By Kat Anderson
December 17, 2011
Gray Area Foundation for the Arts (GAFFTA) held its second annual gala Thursday, showcasing performances from virtuoso artists, ELEW and Garibaldi, while raising funds for a new technology center.
The well-attended event, dubbed “Galvanize”, was held at the historic and handsomely-decorated, 1920s-era Warfield Theater.
GAFFTA is the nation’s leading organization dedicated to furthering the use and advancement of art and creative technology for social good. GAFFTA maintains relationships with the world’s top academic researchers, innovative corporations, visionary artists and civic leaders. Indeed, GAFFTA Executive Director Josette Melchor and Board Chair Peter Hirshberg introduced several high-profile individuals to the Gray-tie audience, including Aaron Koblin (Google Creative Lab), John Gage (former Chief of Research, Sun Microsystems), James Gosling (inventor of Java), Jay Nath (Director of Innovation, City Hall), and Chloe Sladden (Director of Content and Programming, Twitter).
FCJ attended the gala as guests of venture capitalist and recent mayoral candidate, Joanna Rees.
Asked why she supports GAFFTA, Rees told FCJ: “I started to support GAFFTA when they launched the Summer of Smart, an intensive three-month experiment in urban innovation. Over the course of this summer, urbanists of many disciplines – developers, designers, planners, journalists, civic leaders, community activists, and more – came together to address the most pressing issues facing cities today with a specific focus on San Francisco.”
“San Francisco is perceived as the innovation capital of the world,” Rees added. “We need to embrace innovation to solve some of our persistent problems and improve transparency in city government to strengthen the bonds of trust between city government and the community. GAFFTA has been a catalyst to achieve this goal. . .The multi-disclinary approach at GAFFTA will result in innovative solutions no one working in a single discipline would dream possible.”
The three-hour program included dinner and cocktails as well as the unveiling of GAFFTA’s plan for its new Gray Area Creative Technology Center, located on the corner of Taylor and Market streets in the Tenderloin (Hirschberg shared with FCJ that this was formerly the “speakeasy” of Al Capone). Three floors will offer a Fab Lab, Media Lab, Exhibition/Event Space and a Collaboration Space. The plan is to combine cutting-edge physical and digital tools, world-leading creative technologists and civic and community leaders to create grassroots urban innovation.
“Some of the best ideas don’t necessarily come from government,” Nath said. “I am able to look outside of City Hall to get inspired. The relationship that I have found with GAFFTA is so important. There is now a civic lab to continue experimentation in the innovative, for example, in the form of the “Hackathon” which GAFFTA co-sponsored that brought in 10,000 hours of civic participation and resulted in the creation of several apps.”

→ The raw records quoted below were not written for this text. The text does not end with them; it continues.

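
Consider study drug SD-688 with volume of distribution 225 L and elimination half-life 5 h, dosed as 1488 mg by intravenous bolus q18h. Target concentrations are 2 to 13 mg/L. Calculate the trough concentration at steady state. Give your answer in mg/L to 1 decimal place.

0.6 mg/L

τ/t½ = 18/5 ≈ 3.6, so fraction remaining f = (1/2)^(18/5) ≈ 0.0825.
Single-dose peak C₀ = D/Vd = 1488/225 ≈ 6.613 mg/L.
Steady-state trough Cmin,ss = C₀·f/(1−f) ≈ 6.613 × 0.0825/0.9175 ≈ 0.595 mg/L.
Trough 0.6 mg/L vs MEC 2 mg/L: subtherapeutic.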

Guests were also introduced to truly spell-binding entertainment. ELEW, a revolutionary piano “iconoclast,” thunderously banged out his style of ragtime, rock and pop that he calls “Rockjazz.” Playing on a slightly elevated grand piano, no seat, legs akimbo, ELEW threw his head back, eyes turned upward, and seemed to travel to a different plane while he transfixed the audience with his music.
ELEW was joined by painter/performance artist, Garibaldi, who hales from Sacramento. Garibaldi combines music, painting and dance as influenced by Denny Dent. While the audience was treated to medleys of Beatles, Rolling Stones and Elton John music, Garibaldi painted and danced his way to finished portraits of John Lennon, Mick Jagger and Elton John – all completed in about 5 minutes flat. Each painting was auctioned off at the end of the live program for thousands of dollars. The funds will go toward the new Creative Technology Center.

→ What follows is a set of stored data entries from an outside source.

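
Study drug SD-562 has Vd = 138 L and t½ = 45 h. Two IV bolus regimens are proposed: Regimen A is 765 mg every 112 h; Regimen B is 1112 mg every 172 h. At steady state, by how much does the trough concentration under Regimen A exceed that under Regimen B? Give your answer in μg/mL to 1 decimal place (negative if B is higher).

0.6 μg/mL

Regimen A: f = (1/2)^(112/45) ≈ 0.1781; Cmin,ss = (765/138)·f/(1−f) ≈ 1.201 μg/mL.
Regimen B: f = (1/2)^(172/45) ≈ 0.0707; Cmin,ss = (1112/138)·f/(1−f) ≈ 0.613 μg/mL.
Difference ≈ 1.201 − 0.613 ≈ 0.588 μg/mL.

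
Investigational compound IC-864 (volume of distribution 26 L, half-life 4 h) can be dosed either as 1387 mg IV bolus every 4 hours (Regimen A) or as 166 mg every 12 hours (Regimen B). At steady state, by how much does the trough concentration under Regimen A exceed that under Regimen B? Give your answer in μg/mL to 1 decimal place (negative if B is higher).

52.4 μg/mL

Regimen A: f = (1/2)^(4/4) ≈ 0.5000; Cmin,ss = (1387/26)·f/(1−f) ≈ 53.346 μg/mL.
Regimen B: f = (1/2)^(12/4) ≈ 0.1250; Cmin,ss = (166/26)·f/(1−f) ≈ 0.912 μg/mL.
Difference ≈ 53.346 − 0.912 ≈ 52.434 μg/mL.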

An impressive array of sponsors supported this GAFFTA event including Google, Stamen Design, Adobe, Splunk, Waze, TechValidate and Bhava Communications. In addition, individuals including art aficionados David and Jamie Addington (owners of the Warfield building and other nearby properties), Ron Conway and Joanna Rees, sponsored tables and brought in such high profile guests as Gosling, Hooman Khallili of Radio Alice 97.3 (who just released his first film, Olive, shot completely on a cell-phone camera), and Luke Thomas, editor of Fog City Journal.

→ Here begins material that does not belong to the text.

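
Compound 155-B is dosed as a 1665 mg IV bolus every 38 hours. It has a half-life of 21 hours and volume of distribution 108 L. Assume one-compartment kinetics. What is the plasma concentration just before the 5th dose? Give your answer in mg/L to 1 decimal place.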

It was exciting to see some of the ideas for revitalizing the mid-Market area come to fruition in the form of the “urban pioneers” that forms GAFFTA. The Creative Technology Center is going to bring the tech and art communities together in ways that are going to benefit residents of San Francisco, from young students who will be able to make whatever they can dream up in the Fab lab, to civic leaders who will have the chance to work with innovators to build apps that will make government run more transparently and efficiently.